Scope tab

The Scope tab enables you to further customize the scope of your trawls.


Ignore case of URLs when comparing

By default, DeepTrawl ignores the case when following hyperlinks. This avoids trawling a page twice simply because links use varying capitalization.

Switch off this option if the capitalization of the URL may actually determine which page is returned.

Judge scope by original link URL / Judge scope by redirected URL (if any)

By default, DeepTrawl decides whether to include a page in the scope based on the URL of the link pointing to it.

Alternatively, select Judge Scope by redirected URL to judge inclusion according to the HTTP redirected URL of the page (if any). This may result in slower trawls but offers tighter enforcement of the scope rules.

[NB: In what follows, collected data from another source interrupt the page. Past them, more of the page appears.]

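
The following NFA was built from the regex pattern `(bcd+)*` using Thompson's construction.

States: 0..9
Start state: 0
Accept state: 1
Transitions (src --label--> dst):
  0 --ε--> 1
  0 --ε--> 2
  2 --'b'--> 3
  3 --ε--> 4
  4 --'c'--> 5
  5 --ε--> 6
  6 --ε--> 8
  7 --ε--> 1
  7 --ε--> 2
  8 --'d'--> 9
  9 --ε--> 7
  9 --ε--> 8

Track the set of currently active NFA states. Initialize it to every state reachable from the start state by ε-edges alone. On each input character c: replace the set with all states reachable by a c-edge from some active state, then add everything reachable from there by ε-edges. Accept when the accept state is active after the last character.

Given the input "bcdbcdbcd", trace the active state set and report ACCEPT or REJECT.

Answer: ACCEPT

Steps:
S₀ = ε-closure({0}) = {0,1,2}
'b' @ 1: {3,4}
'c' @ 2: {5,6,8}
'd' @ 3: {1,2,7,8,9}  ✓accept
'b' @ 4: {3,4}
'c' @ 5: {5,6,8}
'd' @ 6: {1,2,7,8,9}  ✓accept
'b' @ 7: {3,4}
'c' @ 8: {5,6,8}
'd' @ 9: {1,2,7,8,9}  ✓accept
after full input: {1,2,7,8,9}  (accept=1 in)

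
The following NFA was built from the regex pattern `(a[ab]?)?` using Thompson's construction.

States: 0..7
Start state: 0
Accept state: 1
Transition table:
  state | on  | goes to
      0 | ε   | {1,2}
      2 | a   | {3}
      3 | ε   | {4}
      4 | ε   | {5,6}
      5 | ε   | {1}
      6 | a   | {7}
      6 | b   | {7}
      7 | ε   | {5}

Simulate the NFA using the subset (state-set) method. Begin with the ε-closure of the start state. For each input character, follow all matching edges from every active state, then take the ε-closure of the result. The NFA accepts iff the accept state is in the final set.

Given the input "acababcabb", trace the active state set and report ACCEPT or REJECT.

Answer: REJECT

Derivation:
initial (ε-close {0}): {0,1,2}
'a' @ 1: {1,3,4,5,6}  [accepting]
'c' @ 2: {}  — dead — no transitions
rest 'ababcabb' ignored (set empty)
final: {}; accept 1 not in set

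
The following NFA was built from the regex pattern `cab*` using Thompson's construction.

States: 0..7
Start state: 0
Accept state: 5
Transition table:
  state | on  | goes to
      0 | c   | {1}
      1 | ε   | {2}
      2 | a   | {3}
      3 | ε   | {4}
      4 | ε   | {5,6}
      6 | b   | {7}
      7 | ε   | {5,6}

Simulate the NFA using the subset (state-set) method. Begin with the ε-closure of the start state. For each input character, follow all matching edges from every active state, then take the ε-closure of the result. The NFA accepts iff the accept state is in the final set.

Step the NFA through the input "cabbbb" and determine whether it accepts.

Answer: ACCEPT

Steps:
S₀ = ε-closure({0}) = {0}
'c' @ 1: {1,2}
'a' @ 2: {3,4,5,6}  [accepting]
'b' @ 3: {5,6,7}  [accepting]
'b' @ 4: {5,6,7}  [accepting]
'b' @ 5: {5,6,7}  [accepting]
'b' @ 6: {5,6,7}  [accepting]
after full input: {5,6,7}  (accept=5 in)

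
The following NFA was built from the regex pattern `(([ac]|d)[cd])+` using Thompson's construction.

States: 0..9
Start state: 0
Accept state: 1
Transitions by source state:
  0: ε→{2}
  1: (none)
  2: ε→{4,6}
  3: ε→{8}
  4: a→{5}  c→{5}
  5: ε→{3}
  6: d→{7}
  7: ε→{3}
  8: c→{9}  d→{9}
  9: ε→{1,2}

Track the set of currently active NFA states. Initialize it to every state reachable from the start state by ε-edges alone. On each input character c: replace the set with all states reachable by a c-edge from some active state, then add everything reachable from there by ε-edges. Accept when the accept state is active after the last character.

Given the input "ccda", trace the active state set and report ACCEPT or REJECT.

Answer: REJECT

Steps:
initial (ε-close {0}): {0,2,4,6}
'c' @ 1: {3,5,8}
'c' @ 2: {1,2,4,6,9}  (accept∈set)
'd' @ 3: {3,7,8}
'a' @ 4: {}  — state set empty
after full input: {}  (accept=1 not in)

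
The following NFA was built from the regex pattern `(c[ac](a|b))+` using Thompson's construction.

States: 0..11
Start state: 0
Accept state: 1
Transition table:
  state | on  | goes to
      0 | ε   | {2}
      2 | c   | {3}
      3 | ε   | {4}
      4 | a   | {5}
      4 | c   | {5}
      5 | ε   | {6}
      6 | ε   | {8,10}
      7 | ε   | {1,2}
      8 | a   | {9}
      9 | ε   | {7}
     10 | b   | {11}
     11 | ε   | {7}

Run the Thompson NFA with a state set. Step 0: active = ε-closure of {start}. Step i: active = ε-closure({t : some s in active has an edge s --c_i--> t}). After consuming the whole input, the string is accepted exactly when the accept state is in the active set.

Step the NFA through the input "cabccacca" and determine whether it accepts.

Answer: ACCEPT

Steps:
S₀ = ε-closure({0}) = {0,2}
'c' @ 1: {3,4}
'a' @ 2: {5,6,8,10}
'b' @ 3: {1,2,7,11}  (accept∈set)
'c' @ 4: {3,4}
'c' @ 5: {5,6,8,10}
'a' @ 6: {1,2,7,9}  (accept∈set)
'c' @ 7: {3,4}
'c' @ 8: {5,6,8,10}
'a' @ 9: {1,2,7,9}  (accept∈set)
end set {1,2,7,9} — state 1 in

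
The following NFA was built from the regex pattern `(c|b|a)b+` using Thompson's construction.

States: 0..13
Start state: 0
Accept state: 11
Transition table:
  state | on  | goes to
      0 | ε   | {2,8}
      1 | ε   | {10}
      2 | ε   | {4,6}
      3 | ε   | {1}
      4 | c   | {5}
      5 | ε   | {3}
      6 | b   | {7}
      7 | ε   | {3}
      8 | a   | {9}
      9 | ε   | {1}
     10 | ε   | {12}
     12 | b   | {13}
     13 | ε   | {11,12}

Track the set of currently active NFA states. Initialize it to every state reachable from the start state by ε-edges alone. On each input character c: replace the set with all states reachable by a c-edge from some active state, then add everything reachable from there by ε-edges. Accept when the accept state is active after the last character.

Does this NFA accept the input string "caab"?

Answer: REJECT

Derivation:
S₀ = ε-closure({0}) = {0,2,4,6,8}
'c' @ 1: {1,3,5,10,12}
'a' @ 2: {}  — dead — no transitions
rest 'ab' ignored (set empty)
after full input: {}  (accept=11 not in)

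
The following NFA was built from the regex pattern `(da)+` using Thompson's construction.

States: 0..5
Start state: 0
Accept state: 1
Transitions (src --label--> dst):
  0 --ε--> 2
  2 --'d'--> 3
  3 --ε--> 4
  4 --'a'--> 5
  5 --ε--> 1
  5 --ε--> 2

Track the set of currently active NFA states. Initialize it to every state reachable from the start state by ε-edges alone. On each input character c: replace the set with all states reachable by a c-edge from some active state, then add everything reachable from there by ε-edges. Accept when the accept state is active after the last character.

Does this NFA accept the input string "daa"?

Answer: REJECT

Trace:
S₀ = ε-closure({0}) = {0,2}
'd' @ 1: {3,4}
'a' @ 2: {1,2,5}  (accept∈set)
'a' @ 3: {}  — dead — no transitions
end set {} — state 1 not in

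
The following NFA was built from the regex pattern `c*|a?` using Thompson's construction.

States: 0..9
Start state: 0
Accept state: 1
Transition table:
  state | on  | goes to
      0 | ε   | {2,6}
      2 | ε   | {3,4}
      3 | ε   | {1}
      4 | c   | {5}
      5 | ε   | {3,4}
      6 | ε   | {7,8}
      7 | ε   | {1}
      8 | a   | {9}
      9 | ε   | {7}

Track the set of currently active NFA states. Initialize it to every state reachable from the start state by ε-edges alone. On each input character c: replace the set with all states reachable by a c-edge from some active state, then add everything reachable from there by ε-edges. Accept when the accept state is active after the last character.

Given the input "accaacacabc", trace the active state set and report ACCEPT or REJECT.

Answer: REJECT

Trace:
initial (ε-close {0}): {0,1,2,3,4,6,7,8}
'a' @ 1: {1,7,9}  ✓accept
'c' @ 2: {}  — no active states
rest 'caacacabc' ignored (set empty)
after full input: {}  (accept=1 not in)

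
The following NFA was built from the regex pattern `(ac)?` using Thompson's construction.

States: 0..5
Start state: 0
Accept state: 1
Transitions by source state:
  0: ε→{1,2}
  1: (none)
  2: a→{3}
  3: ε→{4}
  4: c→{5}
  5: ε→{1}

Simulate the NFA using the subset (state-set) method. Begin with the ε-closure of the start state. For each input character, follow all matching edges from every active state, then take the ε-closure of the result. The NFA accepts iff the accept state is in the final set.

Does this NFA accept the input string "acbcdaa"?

Answer: REJECT

Derivation:
initial (ε-close {0}): {0,1,2}
'a' @ 1: {3,4}
'c' @ 2: {1,5}  (accept∈set)
'b' @ 3: {}  — state set empty
rest 'cdaa' ignored (set empty)
final: {}; accept 1 not in set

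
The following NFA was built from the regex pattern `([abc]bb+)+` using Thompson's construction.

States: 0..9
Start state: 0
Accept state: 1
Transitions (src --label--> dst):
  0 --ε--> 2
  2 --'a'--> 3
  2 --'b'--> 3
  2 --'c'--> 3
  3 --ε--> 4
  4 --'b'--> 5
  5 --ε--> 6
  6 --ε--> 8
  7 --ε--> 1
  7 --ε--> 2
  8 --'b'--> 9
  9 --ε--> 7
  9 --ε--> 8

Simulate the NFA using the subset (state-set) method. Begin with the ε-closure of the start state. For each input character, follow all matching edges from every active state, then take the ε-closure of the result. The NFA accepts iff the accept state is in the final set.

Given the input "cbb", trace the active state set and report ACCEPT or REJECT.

start: ε-closure({0}) = {0,2}
'c' @ 1: {3,4}
'b' @ 2: {5,6,8}
'b' @ 3: {1,2,7,8,9}  ✓accept
after full input: {1,2,7,8,9}  (accept=1 in)

Answer: ACCEPT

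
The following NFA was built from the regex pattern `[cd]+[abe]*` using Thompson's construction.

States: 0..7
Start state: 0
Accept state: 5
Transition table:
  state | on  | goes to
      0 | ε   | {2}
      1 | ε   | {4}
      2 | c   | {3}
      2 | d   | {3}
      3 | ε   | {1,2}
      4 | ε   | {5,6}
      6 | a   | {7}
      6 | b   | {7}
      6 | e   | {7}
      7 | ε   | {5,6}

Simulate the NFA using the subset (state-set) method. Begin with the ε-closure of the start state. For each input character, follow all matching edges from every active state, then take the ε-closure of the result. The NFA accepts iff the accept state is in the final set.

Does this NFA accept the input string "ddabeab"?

Answer: ACCEPT

Derivation:
start: ε-closure({0}) = {0,2}
'd' @ 1: {1,2,3,4,5,6}  (accept∈set)
'd' @ 2: {1,2,3,4,5,6}  (accept∈set)
'a' @ 3: {5,6,7}  (accept∈set)
'b' @ 4: {5,6,7}  (accept∈set)
'e' @ 5: {5,6,7}  (accept∈set)
'a' @ 6: {5,6,7}  (accept∈set)
'b' @ 7: {5,6,7}  (accept∈set)
after full input: {5,6,7}  (accept=5 in)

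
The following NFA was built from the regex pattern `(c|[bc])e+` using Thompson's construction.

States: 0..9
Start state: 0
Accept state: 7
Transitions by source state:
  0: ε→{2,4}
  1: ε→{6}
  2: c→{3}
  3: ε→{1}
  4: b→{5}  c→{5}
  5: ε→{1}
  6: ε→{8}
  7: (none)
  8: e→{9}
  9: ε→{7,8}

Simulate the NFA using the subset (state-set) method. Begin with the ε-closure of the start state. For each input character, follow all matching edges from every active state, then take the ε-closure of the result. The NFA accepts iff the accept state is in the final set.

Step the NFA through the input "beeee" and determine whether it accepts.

start: ε-closure({0}) = {0,2,4}
'b' @ 1: {1,5,6,8}
'e' @ 2: {7,8,9}  (accept∈set)
'e' @ 3: {7,8,9}  (accept∈set)
'e' @ 4: {7,8,9}  (accept∈set)
'e' @ 5: {7,8,9}  (accept∈set)
final: {7,8,9}; accept 7 in set

Answer: ACCEPT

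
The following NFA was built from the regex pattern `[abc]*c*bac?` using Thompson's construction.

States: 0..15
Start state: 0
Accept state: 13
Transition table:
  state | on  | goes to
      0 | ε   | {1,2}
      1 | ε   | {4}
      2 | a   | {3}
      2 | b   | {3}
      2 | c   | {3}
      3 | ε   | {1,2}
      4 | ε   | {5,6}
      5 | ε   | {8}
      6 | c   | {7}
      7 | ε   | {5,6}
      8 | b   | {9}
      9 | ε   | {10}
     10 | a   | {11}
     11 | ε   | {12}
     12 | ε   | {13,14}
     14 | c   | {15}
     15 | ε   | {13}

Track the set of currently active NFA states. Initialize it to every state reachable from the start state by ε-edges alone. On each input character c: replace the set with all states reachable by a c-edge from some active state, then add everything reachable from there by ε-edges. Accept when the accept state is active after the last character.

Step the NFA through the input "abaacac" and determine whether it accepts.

Answer: REJECT

Trace:
initial (ε-close {0}): {0,1,2,4,5,6,8}
'a' @ 1: {1,2,3,4,5,6,8}
'b' @ 2: {1,2,3,4,5,6,8,9,10}
'a' @ 3: {1,2,3,4,5,6,8,11,12,13,14}  [accepting]
'a' @ 4: {1,2,3,4,5,6,8}
'c' @ 5: {1,2,3,4,5,6,7,8}
'a' @ 6: {1,2,3,4,5,6,8}
'c' @ 7: {1,2,3,4,5,6,7,8}
end set {1,2,3,4,5,6,7,8} — state 13 not in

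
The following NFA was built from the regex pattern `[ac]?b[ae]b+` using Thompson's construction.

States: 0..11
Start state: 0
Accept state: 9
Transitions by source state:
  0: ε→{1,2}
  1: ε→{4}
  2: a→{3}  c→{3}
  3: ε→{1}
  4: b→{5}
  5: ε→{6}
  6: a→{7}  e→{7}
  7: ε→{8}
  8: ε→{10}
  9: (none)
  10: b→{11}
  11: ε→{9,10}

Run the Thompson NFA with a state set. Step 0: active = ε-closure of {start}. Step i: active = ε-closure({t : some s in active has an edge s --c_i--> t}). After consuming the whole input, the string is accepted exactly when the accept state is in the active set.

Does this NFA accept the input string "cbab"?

S₀ = ε-closure({0}) = {0,1,2,4}
'c' @ 1: {1,3,4}
'b' @ 2: {5,6}
'a' @ 3: {7,8,10}
'b' @ 4: {9,10,11}  [accepting]
after full input: {9,10,11}  (accept=9 in)

Answer: ACCEPT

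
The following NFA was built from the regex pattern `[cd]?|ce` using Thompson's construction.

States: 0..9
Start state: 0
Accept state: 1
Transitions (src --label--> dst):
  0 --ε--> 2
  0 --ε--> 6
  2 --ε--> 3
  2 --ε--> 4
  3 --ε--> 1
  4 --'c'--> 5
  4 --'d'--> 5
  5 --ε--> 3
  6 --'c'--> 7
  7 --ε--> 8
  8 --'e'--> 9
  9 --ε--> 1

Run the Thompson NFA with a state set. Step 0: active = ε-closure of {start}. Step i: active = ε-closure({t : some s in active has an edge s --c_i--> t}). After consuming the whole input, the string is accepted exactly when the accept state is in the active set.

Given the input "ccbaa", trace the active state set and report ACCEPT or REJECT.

S₀ = ε-closure({0}) = {0,1,2,3,4,6}
'c' @ 1: {1,3,5,7,8}  [accepting]
'c' @ 2: {}  — dead — no transitions
rest 'baa' ignored (set empty)
after full input: {}  (accept=1 not in)

Answer: REJECT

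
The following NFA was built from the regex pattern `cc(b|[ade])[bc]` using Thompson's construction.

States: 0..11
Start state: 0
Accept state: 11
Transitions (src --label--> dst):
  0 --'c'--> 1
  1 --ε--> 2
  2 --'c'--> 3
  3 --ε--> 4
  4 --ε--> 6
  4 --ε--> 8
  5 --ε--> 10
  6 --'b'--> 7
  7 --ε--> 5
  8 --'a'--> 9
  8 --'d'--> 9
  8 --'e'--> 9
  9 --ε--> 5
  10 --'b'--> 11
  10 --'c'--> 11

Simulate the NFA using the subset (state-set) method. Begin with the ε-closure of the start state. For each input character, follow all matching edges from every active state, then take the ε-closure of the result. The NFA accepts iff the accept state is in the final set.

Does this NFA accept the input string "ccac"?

initial (ε-close {0}): {0}
'c' @ 1: {1,2}
'c' @ 2: {3,4,6,8}
'a' @ 3: {5,9,10}
'c' @ 4: {11}  (accept∈set)
final: {11}; accept 11 in set

Answer: ACCEPT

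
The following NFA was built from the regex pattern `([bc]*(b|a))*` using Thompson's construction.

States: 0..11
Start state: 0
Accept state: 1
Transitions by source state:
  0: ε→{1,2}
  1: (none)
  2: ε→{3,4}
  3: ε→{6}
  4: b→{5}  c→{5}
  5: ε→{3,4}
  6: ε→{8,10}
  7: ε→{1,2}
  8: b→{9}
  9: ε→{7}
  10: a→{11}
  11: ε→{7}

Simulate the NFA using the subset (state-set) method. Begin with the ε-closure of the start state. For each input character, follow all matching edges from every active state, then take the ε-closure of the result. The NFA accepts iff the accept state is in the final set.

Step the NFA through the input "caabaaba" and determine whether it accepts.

Answer: ACCEPT

Derivation:
S₀ = ε-closure({0}) = {0,1,2,3,4,6,8,10}
'c' @ 1: {3,4,5,6,8,10}
'a' @ 2: {1,2,3,4,6,7,8,10,11}  [accepting]
'a' @ 3: {1,2,3,4,6,7,8,10,11}  [accepting]
'b' @ 4: {1,2,3,4,5,6,7,8,9,10}  [accepting]
'a' @ 5: {1,2,3,4,6,7,8,10,11}  [accepting]
'a' @ 6: {1,2,3,4,6,7,8,10,11}  [accepting]
'b' @ 7: {1,2,3,4,5,6,7,8,9,10}  [accepting]
'a' @ 8: {1,2,3,4,6,7,8,10,11}  [accepting]
end set {1,2,3,4,6,7,8,10,11} — state 1 in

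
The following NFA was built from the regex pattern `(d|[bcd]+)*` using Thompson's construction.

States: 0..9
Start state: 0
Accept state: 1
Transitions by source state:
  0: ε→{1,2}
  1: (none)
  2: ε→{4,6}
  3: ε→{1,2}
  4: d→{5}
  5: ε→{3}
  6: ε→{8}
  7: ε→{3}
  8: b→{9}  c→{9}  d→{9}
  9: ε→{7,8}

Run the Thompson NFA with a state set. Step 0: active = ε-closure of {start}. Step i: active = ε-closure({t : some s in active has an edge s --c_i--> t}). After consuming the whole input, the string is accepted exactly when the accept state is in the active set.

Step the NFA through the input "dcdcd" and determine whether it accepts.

Answer: ACCEPT

Steps:
S₀ = ε-closure({0}) = {0,1,2,4,6,8}
'd' @ 1: {1,2,3,4,5,6,7,8,9}  (accept∈set)
'c' @ 2: {1,2,3,4,6,7,8,9}  (accept∈set)
'd' @ 3: {1,2,3,4,5,6,7,8,9}  (accept∈set)
'c' @ 4: {1,2,3,4,6,7,8,9}  (accept∈set)
'd' @ 5: {1,2,3,4,5,6,7,8,9}  (accept∈set)
final: {1,2,3,4,5,6,7,8,9}; accept 1 in set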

Limit length of URL / Maximum URL length

By default, DeepTrawl limits the maximum length of a page's URL. This prevents recursion in dynamically generated web sites. (Recursion causes DeepTrawl to keep trawling identical pages with ever growing URLs, generated specifically to be linked from the link source page.)

If your site uses very long URLs, you may want to raise this limit or switch off this option.

Check files found on disk appear to be (X)HTML

By default, DeepTrawl confirms that local files are HTML before loading them. Try switching off this option if some of your files are not appearing.